Lauria proves himself to be much more than just the intimidating patriarch from The Wonder Years, serving as both playwright and star of this debut production. As the program notes, his first drafts of the play were written for an auspicious quartet of actors (before it was pared down to a trio piece), which included Charles Durning, Dom DeLuise, Jack Klugman, and Peter Falk. Though each member of this original dream cast has since passed, a sense of joyful camaraderie remains at the core of the project, now in the directorial hands of Frank Megna.
The play pivots around a Mafioso bromance, led by Lauria as Charlie and Richard Zavaglia as Dom. We find the lovable pair of prolific murderers in the kitchen of their quaint New Jersey cottage. Set designer Jessica Parks adds a distinctive Italian grandma touch to their abode, with floral mugs, cupcake-patterned potholders, and of course, a king-size crucifix, shaping a perfectly incongruous dwelling space for our imposing male leads.
Dom in particular finds the locale perfect for honing his culinary talents, especially with Charlie's homegrown tomatoes and zucchini at his fingertips. The two, overall, seem happy as clams with the setup. We soon learn, however, that settling down in the Garden State was not a conscious career move. Charlie and Dom were essentially exiled from their home base in Brooklyn after refusing to off one of their best friends at the order of Big Anthony Jr. (played by Ray Abruzzo) — a powerful mobster who pops in both to settle some unfinished business and to enjoy one of Dom's "special" dinners where exotic meats are always a featured menu item.
As an alum of the hit (no pun intended) mafia series The Sopranos, Abruzzo sinks right into his volatile, food-spitting character. He joins Lauria and Zavaglia in a Marx Brothers-like patter, which, after a brief warm-up, begins to flow nicely out of the trio. It takes a large portion of the first act to see the forest for the trees as seemingly directionless exposition piles on, but once a path is cleared, it becomes an enjoyable stroll through the park. The first half stands alone as its own one-acter, as does Act 2, which features a brand-new dinner guest: a Yiddish-spouting mob boss (also played by Abruzzo) who stirs up more trouble for Charlie and Dom.

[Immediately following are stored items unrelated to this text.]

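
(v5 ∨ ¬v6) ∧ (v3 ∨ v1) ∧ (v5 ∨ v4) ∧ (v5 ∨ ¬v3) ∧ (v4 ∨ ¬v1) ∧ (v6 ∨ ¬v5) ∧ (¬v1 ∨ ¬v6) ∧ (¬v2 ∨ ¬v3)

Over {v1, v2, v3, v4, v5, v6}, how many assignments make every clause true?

4

There are 2^6 = 64 truth assignments over (v1, v2, v3, v4, v5, v6).
Split on v4. With v4 = True, the clauses containing v4 are satisfied and ¬v4 drops from the rest; 3 of the 2^5 = 32 assignments to the other variables satisfy what remains.
With v4 = False, by the same count on the reduced clause set, 1 assignment works.
(One model: v1=F, v2=F, v3=T, v4=F, v5=T, v6=T.)
Total: 3 + 1 = 4.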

Lauria and Zavaglia make a sweet pair in this send-up of mafia entertainment in which Lauria hopes to offer a humorous critique of today's culture of excessive (and excessively glorified) violence. A passing reference to a newspaper packed with international war headlines draws out this more earnest theme. Unfortunately, its purpose is easily overlooked as the absurdist plot narrows our focus to the bizarre events at hand. Though entertaining in their own right, adding more meat to the play's promising bones can only serve it well in the future productions it will hopefully receive.